In this exclusive blog Oscar Vidal, HP’s large format global business strategy director, explains how connectivity, versatility and sustainability are continuing to drive the future of the large format sector.

Despite a challenging and unusual year, Print Service Providers (PSPs) have proved themselves to be resilient in dealing with the shift in customer needs. In the US, for instance, there was a 60% increase in demand for Covid-19 related signage in the early stages of the pandemic, in particular floor graphics and signs[i]. PSPs had to respond fast, offering shorter runs while still ensuring productivity and profitability. Those further along their digital transformation journey were best positioned, able to leverage innovative technology to meet fast turnarounds, as well as incorporate new formats and ensure sustainable printing.

One year on: key recovery trends shaping large format print

HP’S Oscar Vidal

As we slowly but surely emerge from the pandemic, now is a good time to assess the long-term impact of these shifts, and look more broadly at how connectivity, versatility, sustainability in particular will shape the ‘next normal’.


With reduced workforces and social distancing measures in place, remote tools and software became indispensable for monitoring device performance and output without physically being on site or in front of the printer. For some PSPs, this was the first time the power of digital printing hit home as a means of evolving their business. In particular, they looked at software solutions as tools to help enable more powerful, adaptable, and profitable work.
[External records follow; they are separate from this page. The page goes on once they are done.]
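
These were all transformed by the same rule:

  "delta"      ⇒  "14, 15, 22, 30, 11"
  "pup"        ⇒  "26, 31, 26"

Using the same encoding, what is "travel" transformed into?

30, 28, 11, 32, 15, 22

d is letter #4 and maps to 14: an offset of 10. The number is (letter's place in the alphabet, a=1) + 10.
On travel: t=20→30, r=18→28, a=1→11, v=22→32, e=5→15, l=12→22.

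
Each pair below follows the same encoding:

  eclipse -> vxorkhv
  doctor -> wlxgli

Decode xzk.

Each pair mirrors across the alphabet (e↔v, c↔x, l↔o): positions sum to 25. Each letter is replaced by its mirror in the alphabet: a↔z, b↔y, c↔x, and so on (the Atbash cipher).
Undoing it on xzk: x↔c, z↔a, k↔p.

cap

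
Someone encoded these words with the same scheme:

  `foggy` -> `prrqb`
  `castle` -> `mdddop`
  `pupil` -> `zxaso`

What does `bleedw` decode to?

ritual

Shifts by position in foggy: pos 0: f→p (+10), pos 1: o→r (+3), pos 2: g→r (+11), pos 3: g→q (+10), pos 4: y→b (+3) — repeating every 3. The shifts repeat in a cycle of length 3: positions 0,1,… shift by +10, +3, +11, then the pattern repeats.
Undoing it on bleedw: b−10=r, l−3=i, e−11=t, e−10=u, d−3=a, w−11=l.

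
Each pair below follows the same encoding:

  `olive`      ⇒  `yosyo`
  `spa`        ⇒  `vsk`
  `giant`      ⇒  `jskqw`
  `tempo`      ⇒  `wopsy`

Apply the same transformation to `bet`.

eow

The shift depends on letter class: consonant l→o is +3, but vowel o→y is +10. The rule splits by letter class: vowels +10, consonants +3.
On bet: b(cons)+3=e, e(vowel)+10=o, t(cons)+3=w.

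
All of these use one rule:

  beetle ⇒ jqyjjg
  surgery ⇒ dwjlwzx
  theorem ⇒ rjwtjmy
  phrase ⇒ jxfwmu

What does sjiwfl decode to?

garden

Read the word backwards and shift each letter +5.
Reversing it on sjiwfl: shift back: s−5=n, j−5=e, i−5=d, w−5=r, f−5=a, l−5=g → nedrag; then reverse → garden.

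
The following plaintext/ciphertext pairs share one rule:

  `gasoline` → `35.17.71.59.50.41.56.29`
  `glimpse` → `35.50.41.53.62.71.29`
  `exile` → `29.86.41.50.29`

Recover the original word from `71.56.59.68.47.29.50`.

snorkel

g(#7)→35 and a(#1)→17: differences scale by 3, so n = 3·pos + 14. The formula is n = 3×(alphabet index, a=1) + 14.
Decoding 71.56.59.68.47.29.50: 71→(71−14)÷3=19=s, 56→(56−14)÷3=14=n, 59→(59−14)÷3=15=o, 68→(68−14)÷3=18=r, 47→(47−14)÷3=11=k, 29→(29−14)÷3=5=e, 50→(50−14)÷3=12=l.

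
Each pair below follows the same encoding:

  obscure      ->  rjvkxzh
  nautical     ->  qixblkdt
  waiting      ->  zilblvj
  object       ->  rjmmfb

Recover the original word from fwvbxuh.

Shifts by position in obscure: pos 0: o→r (+3), pos 1: b→j (+8), pos 2: s→v (+3), pos 3: c→k (+8) — repeating every 2. It's a Vigenère-style cipher with numeric key [3,8]: position i shifts by key[i mod 2].
Undoing it on fwvbxuh: f−3=c, w−8=o, v−3=s, b−8=t, x−3=u, u−8=m, h−3=e.

costume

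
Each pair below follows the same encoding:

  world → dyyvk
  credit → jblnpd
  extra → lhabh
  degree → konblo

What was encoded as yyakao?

rotate

A repeating key of period 2 is used — shifts +7, +10 over and over.
Undoing it on yyakao: y−7=r, y−10=o, a−7=t, k−10=a, a−7=t, o−10=e.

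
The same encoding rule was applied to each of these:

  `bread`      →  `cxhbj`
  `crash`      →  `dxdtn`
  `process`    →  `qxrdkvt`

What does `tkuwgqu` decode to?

servant

Shifts by position in bread: pos 0: b→c (+1), pos 1: r→x (+6), pos 2: e→h (+3), pos 3: a→b (+1), pos 4: d→j (+6) — repeating every 3. The shifts repeat in a cycle of length 3: positions 0,1,… shift by +1, +6, +3, then the pattern repeats.
Undoing it on tkuwgqu: t−1=s, k−6=e, u−3=r, w−1=v, g−6=a, q−3=n, u−1=t.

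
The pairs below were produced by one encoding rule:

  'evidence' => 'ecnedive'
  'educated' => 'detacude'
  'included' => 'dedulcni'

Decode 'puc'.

cup

The output letters match the input read backwards: evidence reversed is ecnedive. The word is simply reversed.
Decoding puc: then reverse → cup.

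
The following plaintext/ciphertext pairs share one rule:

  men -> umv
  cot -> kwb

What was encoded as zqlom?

Compare letters: m→u is +8, e→m is +8, n→v is +8 — a constant shift. Each letter is shifted forward by 8 in the alphabet (a Caesar shift of +8).
Reversing it on zqlom: z−8=r, q−8=i, l−8=d, o−8=g, m−8=e.

ridge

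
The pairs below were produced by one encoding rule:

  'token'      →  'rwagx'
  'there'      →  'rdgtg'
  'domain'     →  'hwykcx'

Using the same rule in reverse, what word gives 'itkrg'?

t(19)→r(17) and o(14)→w(22) fit y≡25x+10 (mod 26); the inverse of 25 mod 26 is 25. This is an affine cipher: with a=0,…,z=25, each position x becomes (25x+10) mod 26.
Decoding itkrg: i(8)→25·(8−10)≡2=c; t(19)→25·(19−10)≡17=r; k(10)→25·(10−10)≡0=a; r(17)→25·(17−10)≡19=t; g(6)→25·(6−10)≡4=e (all mod 26).

crate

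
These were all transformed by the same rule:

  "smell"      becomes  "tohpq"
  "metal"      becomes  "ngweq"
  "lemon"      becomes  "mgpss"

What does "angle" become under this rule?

Letter i (0-indexed) is shifted by i+1, so successive shifts are 1, 2, 3, ….
Applying it to angle: a+1=b, n+2=p, g+3=j, l+4=p, e+5=j.

bpjpj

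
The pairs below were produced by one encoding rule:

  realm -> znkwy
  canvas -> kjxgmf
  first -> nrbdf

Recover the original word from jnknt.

The shift increases by 1 at each position, starting from +8: 8, 9, 10, ….
Reversing it on jnknt: j−8=b, n−9=e, k−10=a, n−11=c, t−12=h.

beach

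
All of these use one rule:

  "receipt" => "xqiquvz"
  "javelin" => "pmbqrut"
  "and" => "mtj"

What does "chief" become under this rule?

inuql

Two shifts are in play — +12 for a/e/i/o/u, +6 for every other letter.
Applying it to chief: c(cons)+6=i, h(cons)+6=n, i(vowel)+12=u, e(vowel)+12=q, f(cons)+6=l.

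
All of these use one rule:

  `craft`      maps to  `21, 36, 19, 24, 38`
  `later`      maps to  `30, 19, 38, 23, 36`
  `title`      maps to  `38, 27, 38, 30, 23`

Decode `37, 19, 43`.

c is letter #3 and maps to 21: an offset of 18. The number is (letter's place in the alphabet, a=1) + 18.
Decoding 37, 19, 43: 37→(37−18)÷1=19=s, 19→(19−18)÷1=1=a, 43→(43−18)÷1=25=y.

say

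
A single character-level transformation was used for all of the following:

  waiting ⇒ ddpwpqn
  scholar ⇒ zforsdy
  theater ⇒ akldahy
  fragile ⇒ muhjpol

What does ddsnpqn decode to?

walking

It's a Vigenère-style cipher with numeric key [7,3]: position i shifts by key[i mod 2].
Decoding ddsnpqn: d−7=w, d−3=a, s−7=l, n−3=k, p−7=i, q−3=n, n−7=g.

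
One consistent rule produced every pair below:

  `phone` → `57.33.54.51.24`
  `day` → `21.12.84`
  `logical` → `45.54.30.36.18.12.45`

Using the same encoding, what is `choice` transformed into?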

Solutions such as HP PrintOS have proven indispensable, helping users stay on top of production and helping to make data-driven decisions. But remote access software is not enough as a standalone tool – intelligent automation is also key. In this regard, the HP Applications Center helps customers to easily integrate an online decoration and signage design experience tool into a website, or the HP Configuration Center to easily customise substrate profiles across an entire fleet. Additionally, third party solutions can be incredibly valuable in providing a complete and reliable end-to-end workflow that works seamlessly with print hardware.


Being versatile has always been valued, but it became paramount for PSPs during the past year. Customer demands changed overnight, and the need for PPE, face masks, and associated signage rose by an unprecedented amount. PSPs had to adapt to the changing demand and experiment with new formats or miss out on jobs.

For example, Paul Bristow, a UK-based print firm, took an HP Stitch S300 and used it to produce face masks adorned with customers’ favorite artworks. Elsewhere, as the pandemic continued to develop, Kirkwood Printing of Wilmington, Massachusetts, was one of many PSPs which mobilized for overnight delivery of outdoor signage – printing materials as fast as possible with its HP Latex R2000 printers for use in drive-through COVID testing centers.

The PSPs who chose to experiment with new technology, diversify their offerings and adapt at speed are the ones who have remained resilient over this period. Leveraging versatile technology will help print businesses remain agile, embrace new opportunities and, ultimately, win more business.


Last but not least, another important factor that PSPs need to address if they’re to remain competitiveness is sustainability. With almost 60% of end consumers wanting to alter their purchasing habits[ii] in a bid to reduce their carbon footprint, the knock-on effects will be felt throughout the business world – with firms looking for partners who will help them ensure they are delivering sustainable products and services. Meanwhile, environmental safety regulations are only going to get tougher.

Being clear and open on the sustainability credentials of your print-offerings will quickly move from a ‘nice to have’ extra to a mandatory part of any deal. OEMs can help PSPs develop a more sustainable offering to remain competitive in tomorrow’s market, For instance, HP’s latest-generation print technologies, including the HP Latex series, use water-based inks, which produce odorless prints and are capable of printing on eco-friendly media. All four devices in the new HP Latex 700 and 800 series use the HP Eco Carton, a cartridge made with cardboard material that reduces carbon emissions by 60%[iii] and plastic usage by 80% over previous Latex cartridges.[iv]

It’s certainly been a challenging year for all in the large format print sector. PSPs have had to re-tool and reimagine their business models at speed to keep up with an unpredictable market. But by understanding how these changes have played out, and what this means for the future, large format players can be better prepared to thrive in the years to come.

[iii] The ink cartridge outer carton is 100% recyclable through local cardboard/paper programs. C02 reduction based on moving from plastic ink cartridge to cardboard HP Eco-Carton ink cartridge, with annual manufacturing savings of 291 tons and transport savings of 8 tons. This is equivalent to 1,194,028 km (741,935 miles) driven by an average passenger vehicle or over38 million smartphones charged.
[iv] The ink cartridge HP Eco-carton cardboard container can be recycled through local recycling streams and the ink bag, as well as printheads, are eligible for recycling through the free, convenient HP Planet Partners program. Visit to see how to participate and for HP Planet Partners program features and availability; program may not be available in your area. Where this program is not available, consult the Material Safety Data Sheet (MSDS) available at to determine appropriate disposal.